François, Victor, Jean de Lespérut

1772 - 1848

Informations générales
  • Né le 29 février 1772 à Laval (Mayenne - France)
  • Décédé le 12 janvier 1848 à Paris (Paris - France)

Mandats à l'Assemblée nationale ou à la Chambre des députés

Régime politique
Consulat et Premier Empire
Législature
Corps législatif
Mandat
Du 17 avril 1803 au 1er juillet 1808
Département
Mayenne
Régime politique
Cent-Jours
Législature
Chambre des représentants
Mandat
Du 10 mai 1815 au 13 juillet 1815
Département
Haute-Marne

Biographies

Biographie extraite du dictionnaire des parlementaires français de 1789 à 1889 (Adolphe Robert et Gaston Cougny)

Député au Corps législatif en l'an X, représentant à la Chambre des Cent-jours, né à Laval (Mayenne) le 1er mars 1772 « du légitime mariage de Pierre Lesperut, ambulant du tarif et de Demoiselle Elisabeth Perrier », mort à Paris le 12 janvier 1848, il se montra un adversaire déclaré de la Révolution: il collabora au Messager du soir, journal réactionnaire, et subit quelques années d'emprisonnement.

Rallié au 18 brumaire, il devint peu après secrétaire de Berthier, alors ministre de la Guerre. Il suivit ce général en Italie, pendant la campagne de Marengo, puis en Espagne, où le premier Consul l'envoya dans le but de négocier l'acquisition de la Louisiane et de la flotte espagnole. De retour en France, Lespérut reprit ses fonctions au ministère de la Guerre.

Il fut élu député de la Mayenne au Corps législatif par le Sénat conservateur, le 27 germinal an X. Membre de la Légion d'honneur (2 messidor an XII), il fut appelé aux fonctions d'administrateur des principautés de Lucques et de Piombino, puis à celles de gouverneur de Neuchâtel.

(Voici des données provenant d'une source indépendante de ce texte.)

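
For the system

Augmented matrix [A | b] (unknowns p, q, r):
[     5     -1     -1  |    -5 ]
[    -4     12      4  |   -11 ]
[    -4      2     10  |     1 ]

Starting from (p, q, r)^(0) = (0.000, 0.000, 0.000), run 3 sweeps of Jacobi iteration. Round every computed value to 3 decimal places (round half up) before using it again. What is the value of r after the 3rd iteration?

-0.109

Iteration 1:
  p = (-5 - (-1)·0.000 - (-1)·0.000) / (5) = -1.000
  q = (-11 - (-4)·0.000 - (4)·0.000) / (12) = -0.917
  r = (1 - (-4)·0.000 - (2)·0.000) / (10) = 0.100
Iteration 2:
  p = (-5 - (-1)·-0.917 - (-1)·0.100) / (5) = -1.163
  q = (-11 - (-4)·-1.000 - (4)·0.100) / (12) = -1.283
  r = (1 - (-4)·-1.000 - (2)·-0.917) / (10) = -0.117
Iteration 3:
  p = (-5 - (-1)·-1.283 - (-1)·-0.117) / (5) = -1.280
  q = (-11 - (-4)·-1.163 - (4)·-0.117) / (12) = -1.265
  r = (1 - (-4)·-1.163 - (2)·-1.283) / (10) = -0.109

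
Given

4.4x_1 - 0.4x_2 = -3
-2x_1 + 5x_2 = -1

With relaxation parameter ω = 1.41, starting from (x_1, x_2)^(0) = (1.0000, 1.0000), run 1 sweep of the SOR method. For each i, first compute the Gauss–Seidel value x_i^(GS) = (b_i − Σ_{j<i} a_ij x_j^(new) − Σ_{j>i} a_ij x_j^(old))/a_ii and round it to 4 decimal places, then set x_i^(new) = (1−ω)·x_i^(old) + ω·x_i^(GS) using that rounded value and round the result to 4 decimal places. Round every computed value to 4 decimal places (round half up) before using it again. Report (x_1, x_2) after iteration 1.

Iteration 1:
  x_1: GS value = (-3 - (-0.4)·1.0000) / (4.4) = -0.5909;  x_1 ← (1−ω)·1.0000 + ω·-0.5909 = -1.2432
  x_2: GS value = (-1 - (-2)·-1.2432) / (5) = -0.6973;  x_2 ← (1−ω)·1.0000 + ω·-0.6973 = -1.3932

(-1.2432, -1.3932)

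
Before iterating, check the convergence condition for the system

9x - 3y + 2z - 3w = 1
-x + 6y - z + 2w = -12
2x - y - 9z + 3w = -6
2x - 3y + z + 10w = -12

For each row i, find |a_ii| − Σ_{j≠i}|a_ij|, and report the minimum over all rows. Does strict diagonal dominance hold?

1

row 1: |9| − (3+2+3) = 1
row 2: |6| − (1+1+2) = 2
row 3: |-9| − (2+1+3) = 3
row 4: |10| − (2+3+1) = 4
minimum over rows = 1 → strictly diagonally dominant (convergence guaranteed)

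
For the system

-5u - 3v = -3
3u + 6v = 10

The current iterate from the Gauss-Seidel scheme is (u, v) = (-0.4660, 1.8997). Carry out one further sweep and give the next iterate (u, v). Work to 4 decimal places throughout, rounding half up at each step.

(-0.5398, 1.9366)

One sweep:
  u = (-3 - (-3)·1.8997) / (-5) = -0.5398
  v = (10 - (3)·-0.5398) / (6) = 1.9366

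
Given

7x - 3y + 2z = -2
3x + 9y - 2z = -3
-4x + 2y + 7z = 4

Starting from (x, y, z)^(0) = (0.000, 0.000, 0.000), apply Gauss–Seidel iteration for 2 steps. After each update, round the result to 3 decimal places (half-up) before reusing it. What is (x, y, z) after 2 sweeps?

Iteration 1:
  x = (-2 - (-3)·0.000 - (2)·0.000) / (7) = -0.286
  y = (-3 - (3)·-0.286 - (-2)·0.000) / (9) = -0.238
  z = (4 - (-4)·-0.286 - (2)·-0.238) / (7) = 0.476
Iteration 2:
  x = (-2 - (-3)·-0.238 - (2)·0.476) / (7) = -0.524
  y = (-3 - (3)·-0.524 - (-2)·0.476) / (9) = -0.053
  z = (4 - (-4)·-0.524 - (2)·-0.053) / (7) = 0.287

(-0.524, -0.053, 0.287)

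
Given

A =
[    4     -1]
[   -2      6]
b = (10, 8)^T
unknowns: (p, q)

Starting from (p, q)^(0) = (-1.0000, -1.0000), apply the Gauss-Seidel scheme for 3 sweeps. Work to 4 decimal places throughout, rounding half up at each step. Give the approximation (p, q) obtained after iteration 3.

Iteration 1:
  p = (10 - (-1)·-1.0000) / (4) = 2.2500
  q = (8 - (-2)·2.2500) / (6) = 2.0833
Iteration 2:
  p = (10 - (-1)·2.0833) / (4) = 3.0208
  q = (8 - (-2)·3.0208) / (6) = 2.3403
Iteration 3:
  p = (10 - (-1)·2.3403) / (4) = 3.0851
  q = (8 - (-2)·3.0851) / (6) = 2.3617

(3.0851, 2.3617)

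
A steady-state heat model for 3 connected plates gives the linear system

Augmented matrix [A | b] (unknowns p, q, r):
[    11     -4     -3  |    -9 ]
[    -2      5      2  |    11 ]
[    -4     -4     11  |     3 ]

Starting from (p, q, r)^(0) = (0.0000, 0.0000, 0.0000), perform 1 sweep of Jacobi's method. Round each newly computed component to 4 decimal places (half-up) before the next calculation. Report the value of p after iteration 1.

-0.8182

Iteration 1:
  p = (-9 - (-4)·0.0000 - (-3)·0.0000) / (11) = -0.8182
  q = (11 - (-2)·0.0000 - (2)·0.0000) / (5) = 2.2000
  r = (3 - (-4)·0.0000 - (-4)·0.0000) / (11) = 0.2727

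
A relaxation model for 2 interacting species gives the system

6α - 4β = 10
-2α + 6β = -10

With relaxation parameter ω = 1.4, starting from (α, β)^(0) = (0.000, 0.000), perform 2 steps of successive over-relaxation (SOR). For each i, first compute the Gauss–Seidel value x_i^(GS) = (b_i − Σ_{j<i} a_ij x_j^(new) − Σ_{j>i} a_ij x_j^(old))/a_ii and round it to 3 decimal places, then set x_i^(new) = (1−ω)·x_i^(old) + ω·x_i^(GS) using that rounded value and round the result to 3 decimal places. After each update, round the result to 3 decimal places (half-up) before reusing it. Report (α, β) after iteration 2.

Iteration 1:
  α: GS value = (10 - (-4)·0.000) / (6) = 1.667;  α ← (1−ω)·0.000 + ω·1.667 = 2.334
  β: GS value = (-10 - (-2)·2.334) / (6) = -0.889;  β ← (1−ω)·0.000 + ω·-0.889 = -1.245
Iteration 2:
  α: GS value = (10 - (-4)·-1.245) / (6) = 0.837;  α ← (1−ω)·2.334 + ω·0.837 = 0.238
  β: GS value = (-10 - (-2)·0.238) / (6) = -1.587;  β ← (1−ω)·-1.245 + ω·-1.587 = -1.724

(0.238, -1.724)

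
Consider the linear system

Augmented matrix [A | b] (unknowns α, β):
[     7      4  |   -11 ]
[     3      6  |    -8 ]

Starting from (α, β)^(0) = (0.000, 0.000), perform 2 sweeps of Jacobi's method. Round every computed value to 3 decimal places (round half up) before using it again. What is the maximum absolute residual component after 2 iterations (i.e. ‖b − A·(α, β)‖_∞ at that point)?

Iteration 1:
  α = (-11 - (4)·0.000) / (7) = -1.571
  β = (-8 - (3)·0.000) / (6) = -1.333
Iteration 2:
  α = (-11 - (4)·-1.333) / (7) = -0.810
  β = (-8 - (3)·-1.571) / (6) = -0.548
Residual b − A·x = (-3.138, -2.282); ∞-norm = 3.138

3.138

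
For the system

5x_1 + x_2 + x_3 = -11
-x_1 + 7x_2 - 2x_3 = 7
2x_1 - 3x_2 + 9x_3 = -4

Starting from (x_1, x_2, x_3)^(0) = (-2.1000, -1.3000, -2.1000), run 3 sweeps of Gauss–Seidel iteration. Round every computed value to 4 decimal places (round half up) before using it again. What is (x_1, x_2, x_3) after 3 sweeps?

Iteration 1:
  x_1 = (-11 - (1)·-1.3000 - (1)·-2.1000) / (5) = -1.5200
  x_2 = (7 - (-1)·-1.5200 - (-2)·-2.1000) / (7) = 0.1829
  x_3 = (-4 - (2)·-1.5200 - (-3)·0.1829) / (9) = -0.0457
Iteration 2:
  x_1 = (-11 - (1)·0.1829 - (1)·-0.0457) / (5) = -2.2274
  x_2 = (7 - (-1)·-2.2274 - (-2)·-0.0457) / (7) = 0.6687
  x_3 = (-4 - (2)·-2.2274 - (-3)·0.6687) / (9) = 0.2734
Iteration 3:
  x_1 = (-11 - (1)·0.6687 - (1)·0.2734) / (5) = -2.3884
  x_2 = (7 - (-1)·-2.3884 - (-2)·0.2734) / (7) = 0.7369
  x_3 = (-4 - (2)·-2.3884 - (-3)·0.7369) / (9) = 0.3319

(-2.3884, 0.7369, 0.3319)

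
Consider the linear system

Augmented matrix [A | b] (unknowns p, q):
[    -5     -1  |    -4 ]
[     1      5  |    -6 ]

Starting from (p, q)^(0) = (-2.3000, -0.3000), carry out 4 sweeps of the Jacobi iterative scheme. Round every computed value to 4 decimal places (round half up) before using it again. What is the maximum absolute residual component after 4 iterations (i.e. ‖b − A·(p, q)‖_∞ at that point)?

0.0254

Iteration 1:
  p = (-4 - (-1)·-0.3000) / (-5) = 0.8600
  q = (-6 - (1)·-2.3000) / (5) = -0.7400
Iteration 2:
  p = (-4 - (-1)·-0.7400) / (-5) = 0.9480
  q = (-6 - (1)·0.8600) / (5) = -1.3720
Iteration 3:
  p = (-4 - (-1)·-1.3720) / (-5) = 1.0744
  q = (-6 - (1)·0.9480) / (5) = -1.3896
Iteration 4:
  p = (-4 - (-1)·-1.3896) / (-5) = 1.0779
  q = (-6 - (1)·1.0744) / (5) = -1.4149
Residual b − A·x = (-0.0254, -0.0034); ∞-norm = 0.0254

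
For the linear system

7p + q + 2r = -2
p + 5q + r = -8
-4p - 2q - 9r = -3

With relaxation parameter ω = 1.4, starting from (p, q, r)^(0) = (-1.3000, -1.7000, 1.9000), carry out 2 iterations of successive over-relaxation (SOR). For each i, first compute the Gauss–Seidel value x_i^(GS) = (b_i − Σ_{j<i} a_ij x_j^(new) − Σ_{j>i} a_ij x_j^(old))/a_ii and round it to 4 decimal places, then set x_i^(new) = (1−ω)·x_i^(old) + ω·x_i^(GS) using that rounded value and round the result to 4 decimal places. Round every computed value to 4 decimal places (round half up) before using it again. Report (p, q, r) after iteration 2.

Iteration 1:
  p: GS value = (-2 - (1)·-1.7000 - (2)·1.9000) / (7) = -0.5857;  p ← (1−ω)·-1.3000 + ω·-0.5857 = -0.3000
  q: GS value = (-8 - (1)·-0.3000 - (1)·1.9000) / (5) = -1.9200;  q ← (1−ω)·-1.7000 + ω·-1.9200 = -2.0080
  r: GS value = (-3 - (-4)·-0.3000 - (-2)·-2.0080) / (-9) = 0.9129;  r ← (1−ω)·1.9000 + ω·0.9129 = 0.5181
Iteration 2:
  p: GS value = (-2 - (1)·-2.0080 - (2)·0.5181) / (7) = -0.1469;  p ← (1−ω)·-0.3000 + ω·-0.1469 = -0.0857
  q: GS value = (-8 - (1)·-0.0857 - (1)·0.5181) / (5) = -1.6865;  q ← (1−ω)·-2.0080 + ω·-1.6865 = -1.5579
  r: GS value = (-3 - (-4)·-0.0857 - (-2)·-1.5579) / (-9) = 0.7176;  r ← (1−ω)·0.5181 + ω·0.7176 = 0.7974

(-0.0857, -1.5579, 0.7974)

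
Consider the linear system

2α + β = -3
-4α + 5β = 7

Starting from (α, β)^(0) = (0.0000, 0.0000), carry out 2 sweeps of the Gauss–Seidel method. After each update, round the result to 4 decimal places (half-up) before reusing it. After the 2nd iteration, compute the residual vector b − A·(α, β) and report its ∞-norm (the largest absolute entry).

0.0800

Iteration 1:
  α = (-3 - (1)·0.0000) / (2) = -1.5000
  β = (7 - (-4)·-1.5000) / (5) = 0.2000
Iteration 2:
  α = (-3 - (1)·0.2000) / (2) = -1.6000
  β = (7 - (-4)·-1.6000) / (5) = 0.1200
Residual b − A·x = (0.0800, 0.0000); ∞-norm = 0.0800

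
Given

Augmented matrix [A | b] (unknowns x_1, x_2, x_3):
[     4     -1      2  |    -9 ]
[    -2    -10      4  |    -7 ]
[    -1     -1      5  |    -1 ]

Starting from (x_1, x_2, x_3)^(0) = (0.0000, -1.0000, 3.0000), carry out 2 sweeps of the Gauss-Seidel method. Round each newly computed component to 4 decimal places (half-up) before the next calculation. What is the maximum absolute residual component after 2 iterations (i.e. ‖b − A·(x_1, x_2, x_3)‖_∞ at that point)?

2.2110

Iteration 1:
  x_1 = (-9 - (-1)·-1.0000 - (2)·3.0000) / (4) = -4.0000
  x_2 = (-7 - (-2)·-4.0000 - (4)·3.0000) / (-10) = 2.7000
  x_3 = (-1 - (-1)·-4.0000 - (-1)·2.7000) / (5) = -0.4600
Iteration 2:
  x_1 = (-9 - (-1)·2.7000 - (2)·-0.4600) / (4) = -1.3450
  x_2 = (-7 - (-2)·-1.3450 - (4)·-0.4600) / (-10) = 0.7850
  x_3 = (-1 - (-1)·-1.3450 - (-1)·0.7850) / (5) = -0.3120
Residual b − A·x = (-2.2110, -0.5920, 0.0000); ∞-norm = 2.2110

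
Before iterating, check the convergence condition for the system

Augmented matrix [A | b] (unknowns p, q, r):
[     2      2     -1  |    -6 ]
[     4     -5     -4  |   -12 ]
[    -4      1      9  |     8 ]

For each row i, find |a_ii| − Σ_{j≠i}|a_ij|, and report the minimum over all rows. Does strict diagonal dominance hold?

row 1: |2| − (2+1) = -1
row 2: |-5| − (4+4) = -3
row 3: |9| − (4+1) = 4
minimum over rows = -3 → not strictly diagonally dominant

-3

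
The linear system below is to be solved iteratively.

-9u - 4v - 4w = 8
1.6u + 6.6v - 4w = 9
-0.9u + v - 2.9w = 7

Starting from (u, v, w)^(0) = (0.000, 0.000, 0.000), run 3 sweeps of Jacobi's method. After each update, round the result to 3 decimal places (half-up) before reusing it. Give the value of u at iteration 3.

-0.199

Iteration 1:
  u = (8 - (-4)·0.000 - (-4)·0.000) / (-9) = -0.889
  v = (9 - (1.6)·0.000 - (-4)·0.000) / (6.6) = 1.364
  w = (7 - (-0.9)·0.000 - (1)·0.000) / (-2.9) = -2.414
Iteration 2:
  u = (8 - (-4)·1.364 - (-4)·-2.414) / (-9) = -0.422
  v = (9 - (1.6)·-0.889 - (-4)·-2.414) / (6.6) = 0.116
  w = (7 - (-0.9)·-0.889 - (1)·1.364) / (-2.9) = -1.668
Iteration 3:
  u = (8 - (-4)·0.116 - (-4)·-1.668) / (-9) = -0.199
  v = (9 - (1.6)·-0.422 - (-4)·-1.668) / (6.6) = 0.455
  w = (7 - (-0.9)·-0.422 - (1)·0.116) / (-2.9) = -2.243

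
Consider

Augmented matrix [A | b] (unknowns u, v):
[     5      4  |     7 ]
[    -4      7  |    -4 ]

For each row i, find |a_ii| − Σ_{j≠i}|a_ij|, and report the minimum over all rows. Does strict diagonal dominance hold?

row 1: |5| − (4) = 1
row 2: |7| − (4) = 3
minimum over rows = 1 → strictly diagonally dominant (convergence guaranteed)

1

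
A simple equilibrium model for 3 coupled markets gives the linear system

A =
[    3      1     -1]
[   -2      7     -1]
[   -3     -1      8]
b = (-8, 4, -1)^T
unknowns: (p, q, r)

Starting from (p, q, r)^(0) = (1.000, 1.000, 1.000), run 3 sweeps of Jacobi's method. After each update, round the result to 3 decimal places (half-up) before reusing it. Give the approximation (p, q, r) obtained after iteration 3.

(-2.954, -0.393, -1.220)

Iteration 1:
  p = (-8 - (1)·1.000 - (-1)·1.000) / (3) = -2.667
  q = (4 - (-2)·1.000 - (-1)·1.000) / (7) = 1.000
  r = (-1 - (-3)·1.000 - (-1)·1.000) / (8) = 0.375
Iteration 2:
  p = (-8 - (1)·1.000 - (-1)·0.375) / (3) = -2.875
  q = (4 - (-2)·-2.667 - (-1)·0.375) / (7) = -0.137
  r = (-1 - (-3)·-2.667 - (-1)·1.000) / (8) = -1.000
Iteration 3:
  p = (-8 - (1)·-0.137 - (-1)·-1.000) / (3) = -2.954
  q = (4 - (-2)·-2.875 - (-1)·-1.000) / (7) = -0.393
  r = (-1 - (-3)·-2.875 - (-1)·-0.137) / (8) = -1.220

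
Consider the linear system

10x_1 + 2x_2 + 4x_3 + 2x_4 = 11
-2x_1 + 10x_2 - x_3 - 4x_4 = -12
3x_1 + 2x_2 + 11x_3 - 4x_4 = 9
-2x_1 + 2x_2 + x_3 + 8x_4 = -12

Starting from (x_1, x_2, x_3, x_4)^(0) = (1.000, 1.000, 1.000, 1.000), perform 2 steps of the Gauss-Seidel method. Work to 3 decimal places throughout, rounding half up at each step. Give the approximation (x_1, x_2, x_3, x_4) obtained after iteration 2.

(1.025, -1.440, 0.285, -0.919)

Iteration 1:
  x_1 = (11 - (2)·1.000 - (4)·1.000 - (2)·1.000) / (10) = 0.300
  x_2 = (-12 - (-2)·0.300 - (-1)·1.000 - (-4)·1.000) / (10) = -0.640
  x_3 = (9 - (3)·0.300 - (2)·-0.640 - (-4)·1.000) / (11) = 1.216
  x_4 = (-12 - (-2)·0.300 - (2)·-0.640 - (1)·1.216) / (8) = -1.417
Iteration 2:
  x_1 = (11 - (2)·-0.640 - (4)·1.216 - (2)·-1.417) / (10) = 1.025
  x_2 = (-12 - (-2)·1.025 - (-1)·1.216 - (-4)·-1.417) / (10) = -1.440
  x_3 = (9 - (3)·1.025 - (2)·-1.440 - (-4)·-1.417) / (11) = 0.285
  x_4 = (-12 - (-2)·1.025 - (2)·-1.440 - (1)·0.285) / (8) = -0.919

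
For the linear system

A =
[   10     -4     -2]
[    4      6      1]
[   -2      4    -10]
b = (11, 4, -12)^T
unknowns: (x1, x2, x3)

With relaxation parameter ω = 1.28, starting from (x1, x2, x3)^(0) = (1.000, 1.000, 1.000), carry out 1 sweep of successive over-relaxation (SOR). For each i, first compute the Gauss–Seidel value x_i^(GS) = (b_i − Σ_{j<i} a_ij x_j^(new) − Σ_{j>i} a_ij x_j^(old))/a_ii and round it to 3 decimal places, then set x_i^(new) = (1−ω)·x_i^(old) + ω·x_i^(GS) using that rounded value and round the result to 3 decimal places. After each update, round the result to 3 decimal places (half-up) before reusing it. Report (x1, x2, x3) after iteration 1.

(1.896, -1.258, 0.127)

Iteration 1:
  x1: GS value = (11 - (-4)·1.000 - (-2)·1.000) / (10) = 1.700;  x1 ← (1−ω)·1.000 + ω·1.700 = 1.896
  x2: GS value = (4 - (4)·1.896 - (1)·1.000) / (6) = -0.764;  x2 ← (1−ω)·1.000 + ω·-0.764 = -1.258
  x3: GS value = (-12 - (-2)·1.896 - (4)·-1.258) / (-10) = 0.318;  x3 ← (1−ω)·1.000 + ω·0.318 = 0.127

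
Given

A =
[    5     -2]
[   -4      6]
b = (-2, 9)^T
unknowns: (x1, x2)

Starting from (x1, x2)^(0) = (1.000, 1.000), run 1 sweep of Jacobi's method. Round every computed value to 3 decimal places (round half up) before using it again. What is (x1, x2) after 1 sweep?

(0.000, 2.167)

Iteration 1:
  x1 = (-2 - (-2)·1.000) / (5) = 0.000
  x2 = (9 - (-4)·1.000) / (6) = 2.167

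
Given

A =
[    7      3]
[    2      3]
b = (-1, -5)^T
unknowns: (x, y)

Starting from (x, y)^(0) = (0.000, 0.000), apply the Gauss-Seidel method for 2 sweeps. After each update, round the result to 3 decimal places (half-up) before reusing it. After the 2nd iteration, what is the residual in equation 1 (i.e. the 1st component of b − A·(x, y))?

Iteration 1:
  x = (-1 - (3)·0.000) / (7) = -0.143
  y = (-5 - (2)·-0.143) / (3) = -1.571
Iteration 2:
  x = (-1 - (3)·-1.571) / (7) = 0.530
  y = (-5 - (2)·0.530) / (3) = -2.020
Residual b − A·x = (1.350, 0.000)

1.350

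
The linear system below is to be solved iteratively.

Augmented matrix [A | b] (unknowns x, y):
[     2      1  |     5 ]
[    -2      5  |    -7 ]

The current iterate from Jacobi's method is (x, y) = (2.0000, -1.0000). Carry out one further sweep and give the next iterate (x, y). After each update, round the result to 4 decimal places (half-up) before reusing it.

One sweep:
  x = (5 - (1)·-1.0000) / (2) = 3.0000
  y = (-7 - (-2)·2.0000) / (5) = -0.6000

(3.0000, -0.6000)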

En 1810, il fit partie de l'ambassade qui alla demander à l'empereur d'Autriche la main de l'archiduchesse Marie-Louise, et, l'année suivante, fut créé baron de l'empire (25 mai 1811).

En 1814, lors de l'invasion, étant maire d'Eurville, il fit sauter un pont sur la Marne, pont qui était sa propriété, pour retarder la marche des alliés sur Paris. Arrêté, brutalisé, condamné à mort comme non belligérant, il vit sa peine commuée par l'empereur de Russie en un exil en Suisse, où les Neuchatelois lui firent bon accueil, en souvenir de ses anciennes fonctions, et cherchèrent à s'interposer en sa faveur auprès des souverains alliés.

Rentré en France à la paix, il fut élu, le 10 mai 1815, représentant à la Chambre des Cent-jours, par le collège de département de la Haute-Marne, avec 61 voix (109 votants). Sous la seconde Restauration, M. Lespérut devint conseiller général de la Haute-Marne.